I have an HP 309a printer/scanner that I just bought to go with my new HP Pavilion desktop, 64-bit Vista machine. I have it direct Ethernet-linked to my wireless router, so that I can print wirelessly from my laptop. When I want to scan and choose "scan to computer" from the 309a printer screen, I get the message: "try starting scan from computer."

When I go to Control Panel--> Scanner/Camera and click "add a scanner," it asks for the CD disc, but when I insert the disc, browse to Drive E, and look everywhere inside the CD I can't find the "autorun.inf" file that it is looking for.

Help!

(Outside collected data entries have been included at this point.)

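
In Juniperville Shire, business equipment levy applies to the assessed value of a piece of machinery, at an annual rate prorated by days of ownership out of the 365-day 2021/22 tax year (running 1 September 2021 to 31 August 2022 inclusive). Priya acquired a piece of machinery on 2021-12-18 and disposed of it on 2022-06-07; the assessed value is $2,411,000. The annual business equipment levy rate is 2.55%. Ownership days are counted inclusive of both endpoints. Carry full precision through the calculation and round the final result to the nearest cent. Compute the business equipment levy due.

$28,971.63

Days held (2021-12-18 to 2022-06-07): 172 out of 365
Tax = $2,411,000 × 2.55% × 172/365 = $28,971.6329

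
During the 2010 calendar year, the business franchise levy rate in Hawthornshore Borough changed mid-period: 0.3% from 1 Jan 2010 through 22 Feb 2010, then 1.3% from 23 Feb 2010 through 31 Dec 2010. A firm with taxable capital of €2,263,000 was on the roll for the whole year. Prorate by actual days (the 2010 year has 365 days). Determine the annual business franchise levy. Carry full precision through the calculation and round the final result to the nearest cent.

1 Jan – 22 Feb 2010: 53 days at 0.3% → €2,263,000 × 0.3% × 53/365 = €985.8000
23 Feb – 31 Dec 2010: 312 days at 1.3% → €2,263,000 × 1.3% × 312/365 = €25,147.2000
Total = €26,133.0000

€26,133.00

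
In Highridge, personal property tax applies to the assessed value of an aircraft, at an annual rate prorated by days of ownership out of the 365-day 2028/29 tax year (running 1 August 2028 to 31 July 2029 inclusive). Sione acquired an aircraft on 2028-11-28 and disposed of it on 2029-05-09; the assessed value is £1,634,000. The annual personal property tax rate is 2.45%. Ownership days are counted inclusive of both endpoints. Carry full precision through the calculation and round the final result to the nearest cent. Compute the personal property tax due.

Days held (2028-11-28 to 2029-05-09): 163 out of 365
Tax = £1,634,000 × 2.45% × 163/365 = £17,877.7507

£17,877.75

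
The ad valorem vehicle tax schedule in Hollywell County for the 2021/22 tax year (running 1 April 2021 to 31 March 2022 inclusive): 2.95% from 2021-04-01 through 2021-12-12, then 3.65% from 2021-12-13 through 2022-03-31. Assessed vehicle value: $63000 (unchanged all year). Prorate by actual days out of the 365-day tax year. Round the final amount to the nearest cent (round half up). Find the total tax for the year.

$1990.20

2021-04-01 to 2021-12-12: 256 days at 2.95% → $63000 × 2.95% × 256/365 = $1303.4959
2021-12-13 to 2022-03-31: 109 days at 3.65% → $63000 × 3.65% × 109/365 = $686.7000
Total = $1990.1959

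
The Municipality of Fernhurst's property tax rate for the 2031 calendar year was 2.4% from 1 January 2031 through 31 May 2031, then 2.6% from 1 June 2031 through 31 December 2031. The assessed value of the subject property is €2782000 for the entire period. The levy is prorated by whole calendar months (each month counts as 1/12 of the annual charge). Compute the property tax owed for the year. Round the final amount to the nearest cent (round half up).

€70013.67

1 January – 31 May 2031: 5 months at 2.4% → €2782000 × 2.4% × 5/12 = €27820.0000
1 June – 31 December 2031: 7 months at 2.6% → €2782000 × 2.6% × 7/12 = €42193.6667
Total = €70013.6667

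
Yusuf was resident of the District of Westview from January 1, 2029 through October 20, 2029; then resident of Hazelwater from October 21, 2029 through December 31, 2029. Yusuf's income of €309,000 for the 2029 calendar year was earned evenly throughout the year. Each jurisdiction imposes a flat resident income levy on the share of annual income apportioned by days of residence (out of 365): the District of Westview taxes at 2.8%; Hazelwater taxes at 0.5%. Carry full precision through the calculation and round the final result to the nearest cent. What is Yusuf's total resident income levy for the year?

€7,250.07

The District of Westview, January 1 – October 20, 2029: 293 days → €309,000 × 2.8% × 293/365 = €6,945.3041
Hazelwater, October 21 – December 31, 2029: 72 days → €309,000 × 0.5% × 72/365 = €304.7671
Total = €7,250.0712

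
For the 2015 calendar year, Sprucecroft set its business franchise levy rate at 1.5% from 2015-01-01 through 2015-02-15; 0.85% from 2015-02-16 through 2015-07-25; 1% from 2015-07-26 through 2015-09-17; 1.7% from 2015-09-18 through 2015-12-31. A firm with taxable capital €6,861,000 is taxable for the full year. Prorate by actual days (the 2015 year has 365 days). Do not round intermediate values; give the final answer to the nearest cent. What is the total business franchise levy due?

2015-01-01 to 2015-02-15: 46 days at 1.5% → €6,861,000 × 1.5% × 46/365 = €12,970.1096
2015-02-16 to 2015-07-25: 160 days at 0.85% → €6,861,000 × 0.85% × 160/365 = €25,564.2740
2015-07-26 to 2015-09-17: 54 days at 1% → €6,861,000 × 1% × 54/365 = €10,150.5205
2015-09-18 to 2015-12-31: 105 days at 1.7% → €6,861,000 × 1.7% × 105/365 = €33,553.1096
Total = €82,238.0137

€82,238.01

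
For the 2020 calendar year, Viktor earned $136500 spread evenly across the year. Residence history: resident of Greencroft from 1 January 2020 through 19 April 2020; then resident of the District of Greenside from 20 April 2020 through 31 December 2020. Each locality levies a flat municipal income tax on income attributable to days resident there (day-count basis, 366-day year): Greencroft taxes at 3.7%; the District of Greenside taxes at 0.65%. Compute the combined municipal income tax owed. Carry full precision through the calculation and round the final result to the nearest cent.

Greencroft, 1 January – 19 April 2020: 110 days → $136500 × 3.7% × 110/366 = $1517.9098
The District of Greenside, 20 April – 31 December 2020: 256 days → $136500 × 0.65% × 256/366 = $620.5902
Total = $2138.5000

$2138.50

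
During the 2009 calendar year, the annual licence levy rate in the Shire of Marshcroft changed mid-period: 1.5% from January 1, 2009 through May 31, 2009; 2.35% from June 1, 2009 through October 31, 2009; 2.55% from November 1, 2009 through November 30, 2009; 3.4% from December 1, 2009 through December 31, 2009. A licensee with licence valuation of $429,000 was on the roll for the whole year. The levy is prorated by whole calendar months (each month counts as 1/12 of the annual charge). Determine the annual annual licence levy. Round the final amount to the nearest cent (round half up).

January 1 – May 31, 2009: 5 months at 1.5% → $429,000 × 1.5% × 5/12 = $2,681.2500
June 1 – October 31, 2009: 5 months at 2.35% → $429,000 × 2.35% × 5/12 = $4,200.6250
November 1 – November 30, 2009: 1 month at 2.55% → $429,000 × 2.55% × 1/12 = $911.6250
December 1 – December 31, 2009: 1 month at 3.4% → $429,000 × 3.4% × 1/12 = $1,215.5000
Total = $9,009.0000

$9,009.00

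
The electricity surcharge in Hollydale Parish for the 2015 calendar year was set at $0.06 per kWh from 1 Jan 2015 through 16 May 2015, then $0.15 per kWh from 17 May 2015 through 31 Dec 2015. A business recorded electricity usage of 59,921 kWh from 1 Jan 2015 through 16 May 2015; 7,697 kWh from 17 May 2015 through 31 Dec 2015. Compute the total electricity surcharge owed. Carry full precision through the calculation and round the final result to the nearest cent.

1 Jan – 16 May 2015: 59,921 kWh at $0.06/kWh → $3,595.26
17 May – 31 Dec 2015: 7,697 kWh at $0.15/kWh → $1,154.55

$4,749.81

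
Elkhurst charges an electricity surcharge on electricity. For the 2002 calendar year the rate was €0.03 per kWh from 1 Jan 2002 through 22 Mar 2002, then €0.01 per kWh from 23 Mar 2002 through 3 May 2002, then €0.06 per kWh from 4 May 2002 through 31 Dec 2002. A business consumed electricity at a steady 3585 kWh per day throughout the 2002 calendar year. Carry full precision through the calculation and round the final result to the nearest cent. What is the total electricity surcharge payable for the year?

€62,271.45

1 Jan – 22 Mar 2002: 81 days × 3585 kWh/day = 290,385 kWh at €0.03/kWh → €8,711.55
23 Mar – 3 May 2002: 42 days × 3585 kWh/day = 150,570 kWh at €0.01/kWh → €1,505.70
4 May – 31 Dec 2002: 242 days × 3585 kWh/day = 867,570 kWh at €0.06/kWh → €52,054.20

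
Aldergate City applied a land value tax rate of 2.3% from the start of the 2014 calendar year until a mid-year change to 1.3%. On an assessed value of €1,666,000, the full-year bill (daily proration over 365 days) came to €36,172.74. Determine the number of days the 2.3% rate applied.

Let d = days at the first rate; then 365 − d days at the second rate.
€1,666,000 × [2.3%·d + 1.3%·(365−d)] / 365 = €36,172.74
Solving gives d = 318, so the new rate took effect on November 15, 2014.

318 days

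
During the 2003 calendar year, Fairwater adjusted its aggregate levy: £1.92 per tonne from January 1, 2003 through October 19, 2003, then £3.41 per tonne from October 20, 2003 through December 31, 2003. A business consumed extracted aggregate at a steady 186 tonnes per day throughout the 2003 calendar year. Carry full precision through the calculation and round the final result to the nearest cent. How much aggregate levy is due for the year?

£150580.02

January 1 – October 19, 2003: 292 days × 186 tonnes/day = 54,312 tonnes at £1.92/tonne → £104279.04
October 20 – December 31, 2003: 73 days × 186 tonnes/day = 13,578 tonnes at £3.41/tonne → £46300.98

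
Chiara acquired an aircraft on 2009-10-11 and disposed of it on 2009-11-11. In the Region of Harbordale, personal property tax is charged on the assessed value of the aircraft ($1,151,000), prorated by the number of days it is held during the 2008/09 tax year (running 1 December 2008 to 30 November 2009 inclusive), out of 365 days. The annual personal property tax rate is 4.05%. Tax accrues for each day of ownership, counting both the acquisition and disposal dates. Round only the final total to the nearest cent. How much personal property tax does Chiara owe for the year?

$4,086.84

Days held (2009-10-11 to 2009-11-11): 32 out of 365
Tax = $1,151,000 × 4.05% × 32/365 = $4,086.8384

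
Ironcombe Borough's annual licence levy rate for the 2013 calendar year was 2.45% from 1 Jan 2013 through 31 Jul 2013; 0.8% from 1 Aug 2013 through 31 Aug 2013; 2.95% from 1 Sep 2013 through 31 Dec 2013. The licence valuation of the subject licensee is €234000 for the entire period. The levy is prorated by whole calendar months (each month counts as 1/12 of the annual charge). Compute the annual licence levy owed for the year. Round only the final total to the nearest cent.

€5801.25

1 Jan – 31 Jul 2013: 7 months at 2.45% → €234000 × 2.45% × 7/12 = €3344.2500
1 Aug – 31 Aug 2013: 1 month at 0.8% → €234000 × 0.8% × 1/12 = €156.0000
1 Sep – 31 Dec 2013: 4 months at 2.95% → €234000 × 2.95% × 4/12 = €2301.0000
Total = €5801.2500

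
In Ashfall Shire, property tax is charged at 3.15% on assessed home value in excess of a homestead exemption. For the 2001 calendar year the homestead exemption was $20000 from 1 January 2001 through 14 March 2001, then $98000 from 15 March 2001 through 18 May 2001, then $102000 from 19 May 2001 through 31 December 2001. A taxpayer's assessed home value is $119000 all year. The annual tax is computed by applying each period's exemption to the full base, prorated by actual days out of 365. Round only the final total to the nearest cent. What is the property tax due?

1 January – 14 March 2001: 73 days, exemption $20000 → ($119000 − $20000) × 3.15% × 73/365 = $623.7000
15 March – 18 May 2001: 65 days, exemption $98000 → ($119000 − $98000) × 3.15% × 65/365 = $117.8014
19 May – 31 December 2001: 227 days, exemption $102000 → ($119000 − $102000) × 3.15% × 227/365 = $333.0370
Total = $1074.5384

$1074.54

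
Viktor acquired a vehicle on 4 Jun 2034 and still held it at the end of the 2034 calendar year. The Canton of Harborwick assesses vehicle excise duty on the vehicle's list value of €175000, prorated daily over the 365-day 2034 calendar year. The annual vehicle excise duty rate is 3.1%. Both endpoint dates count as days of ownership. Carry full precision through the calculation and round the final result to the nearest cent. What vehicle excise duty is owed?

€3136.10

Days held (4 Jun – 31 Dec 2034): 211 out of 365
Tax = €175000 × 3.1% × 211/365 = €3136.0959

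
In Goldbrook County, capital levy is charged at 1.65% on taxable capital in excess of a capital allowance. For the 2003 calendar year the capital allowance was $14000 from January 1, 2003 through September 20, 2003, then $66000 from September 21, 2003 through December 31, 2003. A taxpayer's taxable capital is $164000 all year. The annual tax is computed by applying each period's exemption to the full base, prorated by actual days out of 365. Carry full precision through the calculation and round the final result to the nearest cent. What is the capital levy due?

January 1 – September 20, 2003: 263 days, exemption $14000 → ($164000 − $14000) × 1.65% × 263/365 = $1783.3562
September 21 – December 31, 2003: 102 days, exemption $66000 → ($164000 − $66000) × 1.65% × 102/365 = $451.8740
Total = $2235.2301

$2235.23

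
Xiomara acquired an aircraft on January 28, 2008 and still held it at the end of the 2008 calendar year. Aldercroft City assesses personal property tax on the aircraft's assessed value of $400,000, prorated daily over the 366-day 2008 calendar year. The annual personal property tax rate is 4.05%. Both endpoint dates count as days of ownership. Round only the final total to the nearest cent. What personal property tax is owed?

Days held (January 28 – December 31, 2008): 339 out of 366
Tax = $400,000 × 4.05% × 339/366 = $15,004.9180

$15,004.92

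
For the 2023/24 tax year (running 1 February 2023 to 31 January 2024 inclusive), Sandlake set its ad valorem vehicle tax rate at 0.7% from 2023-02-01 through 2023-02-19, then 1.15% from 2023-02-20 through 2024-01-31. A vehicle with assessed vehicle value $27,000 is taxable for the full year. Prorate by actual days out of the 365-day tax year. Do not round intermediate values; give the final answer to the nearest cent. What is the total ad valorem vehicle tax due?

2023-02-01 to 2023-02-19: 19 days at 0.7% → $27,000 × 0.7% × 19/365 = $9.8384
2023-02-20 to 2024-01-31: 346 days at 1.15% → $27,000 × 1.15% × 346/365 = $294.3370
Total = $304.1753

$304.18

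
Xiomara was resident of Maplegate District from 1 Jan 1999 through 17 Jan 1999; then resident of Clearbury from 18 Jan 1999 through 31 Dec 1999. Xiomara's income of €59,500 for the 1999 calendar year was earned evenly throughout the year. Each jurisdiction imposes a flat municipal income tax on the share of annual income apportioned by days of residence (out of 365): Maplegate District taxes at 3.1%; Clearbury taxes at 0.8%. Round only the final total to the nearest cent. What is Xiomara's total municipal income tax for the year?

€539.74

Maplegate District, 1 Jan – 17 Jan 1999: 17 days → €59,500 × 3.1% × 17/365 = €85.9082
Clearbury, 18 Jan – 31 Dec 1999: 348 days → €59,500 × 0.8% × 348/365 = €453.8301
Total = €539.7384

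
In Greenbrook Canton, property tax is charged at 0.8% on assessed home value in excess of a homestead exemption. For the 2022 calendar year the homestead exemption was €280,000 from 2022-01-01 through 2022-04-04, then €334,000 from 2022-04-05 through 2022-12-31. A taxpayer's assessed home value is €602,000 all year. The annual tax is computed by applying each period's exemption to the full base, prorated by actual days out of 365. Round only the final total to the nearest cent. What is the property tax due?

2022-01-01 to 2022-04-04: 94 days, exemption €280,000 → (€602,000 − €280,000) × 0.8% × 94/365 = €663.4082
2022-04-05 to 2022-12-31: 271 days, exemption €334,000 → (€602,000 − €334,000) × 0.8% × 271/365 = €1,591.8466
Total = €2,255.2548

€2,255.25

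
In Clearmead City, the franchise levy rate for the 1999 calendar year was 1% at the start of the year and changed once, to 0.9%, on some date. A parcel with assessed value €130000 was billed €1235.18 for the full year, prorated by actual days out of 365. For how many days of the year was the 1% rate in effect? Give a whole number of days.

Let d = days at the first rate; then 365 − d days at the second rate.
€130000 × [1%·d + 0.9%·(365−d)] / 365 = €1235.18
Solving gives d = 183, so the new rate took effect on July 3, 1999.

183 days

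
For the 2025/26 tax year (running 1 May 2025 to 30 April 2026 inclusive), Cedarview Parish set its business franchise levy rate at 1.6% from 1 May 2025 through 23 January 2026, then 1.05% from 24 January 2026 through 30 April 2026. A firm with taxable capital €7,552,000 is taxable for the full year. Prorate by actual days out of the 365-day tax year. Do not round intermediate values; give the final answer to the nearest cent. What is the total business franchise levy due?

1 May 2025 – 23 January 2026: 268 days at 1.6% → €7,552,000 × 1.6% × 268/365 = €88,720.4822
24 January – 30 April 2026: 97 days at 1.05% → €7,552,000 × 1.05% × 97/365 = €21,073.1836
Total = €109,793.6658

€109,793.67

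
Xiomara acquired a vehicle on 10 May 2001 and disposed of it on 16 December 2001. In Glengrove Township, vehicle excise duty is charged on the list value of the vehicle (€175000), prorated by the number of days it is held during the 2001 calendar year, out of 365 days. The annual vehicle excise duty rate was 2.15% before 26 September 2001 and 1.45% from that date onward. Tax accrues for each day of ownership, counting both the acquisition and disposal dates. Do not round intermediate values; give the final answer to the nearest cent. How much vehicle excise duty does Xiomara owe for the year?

€2002.91

10 May – 25 September 2001: 139 days at 2.15% → €175000 × 2.15% × 139/365 = €1432.8425
26 September – 16 December 2001: 82 days at 1.45% → €175000 × 1.45% × 82/365 = €570.0685
Total = €2002.9110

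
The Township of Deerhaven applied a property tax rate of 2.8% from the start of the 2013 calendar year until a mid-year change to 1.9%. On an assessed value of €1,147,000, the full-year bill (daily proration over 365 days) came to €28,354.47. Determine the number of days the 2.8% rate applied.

Let d = days at the first rate; then 365 − d days at the second rate.
€1,147,000 × [2.8%·d + 1.9%·(365−d)] / 365 = €28,354.47
Solving gives d = 232, so the new rate took effect on August 21, 2013.

232 days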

How do I scan from my 309a when I can't do it directly from the 309a screen?

PS It DID scan when it was wireless, but I couldn't "see" the printer/scanner from my XP laptop, and that's when I wired it directly to the wireless router.

Linda


----------



## JimE (Apr 16, 2009)

Try getting the drivers directly from the HP website: http://h10025.www1.hp.com/ewfrf/wc/...en&cc=us&dlc=en&lang=en&cc=us&submit=Go%20%BB

I'd give you the direct link, but you mention Vista 64bit and XP. And there shouldn't be any difference between being wireless or direct connected to the router.


----------